Measuring the latency of operations

A common need for clients is to capture the latency distribution, often of asynchronous calls such as those returning Futures. This can be done easily via the Stat.time and Stat.timeFuture methods.

Prefer storing counters and stats in member variables

While it may be tempting to create your metrics inline, whenever possible you should initialize these up front, typically in a class constructor. This is because while capturing usage via Stat.add and Counter.incr is optimized for performance, the construction of a Stat and Counter is not.

class CountingExample(statsReceiver: StatsReceiver) {
  // create the Counter once and store it in a member
  private val numSheep = statsReceiver.counter("sheep")

  // incr() called on the member variable many times
  // in the application's lifecycle.
  def bedtime(n: Int): Unit = {
    numSheep.incr(n)
    // nifty business logic here
  }
}

Note that sometimes this is not possible due to business logic, for example, when a counter is named based on current context. However, care should be taken to ensure that the cardinality of metrics created is bounded or you will run the risk of a memory leak (for example by including application ids in your metric names).

Store gauges in member variables

While your application code is not likely to refer to the value returned from StatsReceiver.addGauge, you should store it in a member variable. This is due to the common implementation of Gauge being CumulativeGauge, which uses java.lang.ref.WeakReference. If a CumulativeGauge is not held by a strong reference, the gauge is eligible for garbage collection, which would cause your metric to disappear unexpectedly at runtime.

// bad, don't do this:
class BadExample(queue: BlockingQueue[Work], statsReceiver: StatsReceiver) {
  statsReceiver.addGauge("num_waiting") { queue.size }
  // code that may do incredible things but you'd never know
  // the size of the queue.
}

// do this instead:
class GoodExample(queue: BlockingQueue[Work], statsReceiver: StatsReceiver) {
  private val queueDepth =
    statsReceiver.addGauge("num_waiting") { queue.size }
  // code that does incredible things AND you know the
  // size of the queue.
}

Prefer addGauge over provideGauge

StatsReceiver offers two similar methods, addGauge and provideGauge, and whenever possible addGauge should be preferred. provideGauge is basically a call to addGauge along with code that holds a strong reference to the gauge in a global linked list. Recall from the previous note that Gauges need to held in strong references and as such you should only rely on provideGauge when you do not have a place to keep a strong reference.

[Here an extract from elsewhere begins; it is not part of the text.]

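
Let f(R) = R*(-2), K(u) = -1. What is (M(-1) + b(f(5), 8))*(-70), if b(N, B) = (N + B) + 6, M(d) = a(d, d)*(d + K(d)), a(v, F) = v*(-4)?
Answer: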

Testing code that use StatsReceivers

If your tests do not need to verify the value of stats, you should use a NullStatsReceiver which provides a no-op implementation. If your tests need to verify the value of stats, you should use an InMemoryStatsReceiver which provides ReadableCounters and ReadableStats that enable simpler testing.

Usage from Java

There are Java-friendly mechanisms in the StatsReceivers object (note the trailing s) for creating counters, gauges and stats. In addition JStats is available for measuring latency.

Thread-safety

It is expected that implementations of StatsReceivers and their associated counters/gauges/stats themselves are thread-safe and safe to use across threads.

The caveat is that because Gauges run a function when they are read, the code you provide as the function must also be thread-safe.

Access needed to a StatsReceiver in an inconvenient place

Ideally classes would be passed a properly scoped StatsReceiver in their constructor but this isn’t always simple or feasible. This may be due to various reasons such as legacy code, code in a static initializer or a Scala object. In these cases, if you are depending on finagle-core, you should consider using one of DefaultStatsReceiver, ClientStatsReceiver or ServerStatsReceiver. These are initialized via Finagle’s LoadService mechanism.

Viewing per-node metrics

This is possible, however the mechanism varies depending on which “application” framework you are using.

Via TwitterServer/finagle-stats — the HTTP admin interface responds with json at /admin/metrics.json and there is a web UI for watching them in real-time at /admin/metrics.